Fluifort è un medicinale specifico per la tosse e per le malattie da raffreddamento. È usato precisamente come mucolitico e fluidificante in caso di affezioni, acute o croniche, dell’apparato respiratorio.

 È disponibile in due formulazioni: Fluifort granulato per soluzione orale (in bustine monodose) e Fluifort sciroppo. Insieme al flacone di quest’ultimo è presente nella confezione anche un dosatore graduato. Il principio attivo è Carbocisteina sale di lisina.

 Adatto agli adulti e ai bambini al di sopra dei due anni, Fluifort fluidifica e normalizza il catarro in presenza della fastidiosissima tosse grassa.

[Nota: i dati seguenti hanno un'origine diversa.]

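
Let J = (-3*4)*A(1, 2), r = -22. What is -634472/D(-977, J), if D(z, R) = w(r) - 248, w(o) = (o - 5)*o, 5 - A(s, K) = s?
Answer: -317236/173 ≈ -1833.7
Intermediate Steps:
A(s, K) = 5 - s
J = -48 (J = (-3*4)*(5 - 1*1) = -12*(5 - 1) = -12*4 = -48)
w(o) = o*(-5 + o) (w(o) = (-5 + o)*o = o*(-5 + o))
D(z, R) = 346 (D(z, R) = -22*(-5 - 22) - 248 = -22*(-27) - 248 = 594 - 248 = 346)
-634472/D(-977, J) = -634472/346 = -634472*1/346 = -317236/173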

Quest’ultima altro non è che una reazione dell’organismo per contrastare un’eccessiva produzione di muco, e può essere determinata da condizioni sottostanti quali influenza, raffreddore, bronchite, oppure da inquinamento e fumo di sigaretta. Si tratta quindi di un sintomo, non di una malattia in sé.

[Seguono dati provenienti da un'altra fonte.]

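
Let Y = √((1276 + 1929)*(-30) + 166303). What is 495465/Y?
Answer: 495465*√73/2263 ≈ 1870.6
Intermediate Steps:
Y = 31*√73 (Y = √(3205*(-30) + 166303) = √(-96150 + 166303) = √70153 = 31*√73 ≈ 264.86)
495465/Y = 495465/((31*√73)) = 495465*(√73/2263) = 495465*√73/2263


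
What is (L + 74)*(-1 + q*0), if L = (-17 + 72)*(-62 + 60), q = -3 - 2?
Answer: 36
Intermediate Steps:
q = -5
L = -110 (L = 55*(-2) = -110)
(L + 74)*(-1 + q*0) = (-110 + 74)*(-1 - 5*0) = -36*(-1 + 0) = -36*(-1) = 36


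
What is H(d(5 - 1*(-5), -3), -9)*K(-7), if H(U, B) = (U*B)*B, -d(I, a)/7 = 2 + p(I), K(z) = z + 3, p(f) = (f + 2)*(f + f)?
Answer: 548856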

 Il muco in questo caso ha la funzione di isolare corpi estranei e batteri, motivo per cui l’organismo ne produce in maggior quantità, generando il catarro. Esso necessita di essere espulso per evitare che si accumuli nelle vie aeree finendo con l’aggravare l’infezione (oltre a rendere più difficoltosa la respirazione). La tosse è dunque lo strumento attuato del nostro organismo per espellere il catarro.

 I farmaci d’elezione per la cura della tosse grassa e quindi del catarro sono i mucolitici, come il Fluifort, e gli espettoranti: i primi servono a renderlo più fluido e i secondi aiutano a espellerlo.

 Se la tosse grassa dura più di una settimana e non accenna a diminuire nonostante l’assunzione del farmaco, o se il catarro si presenta di colore giallo-verde o misto a sangue, con febbre molto alta, è necessario consultare tempestivamente il medico.

 Fluifort non può essere assunto da chi soffre di ulcera gastroduodenale e dalle donne in gravidanza o che allattano. La normale posologia prevista è 2-3 volte al giorno per lo sciroppo, e una sola volta al giorno per le bustine monodose, il cui contenuto va sciolto in circa mezzo bicchiere d’acqua.

 Può essere usato soltanto per trattamenti di breve durata, ma è bene attenersi scrupolosamente alle indicazioni del medico, e a quelle contenute nel foglietto illustrativo, per ridurre il rischio di effetti indesiderati.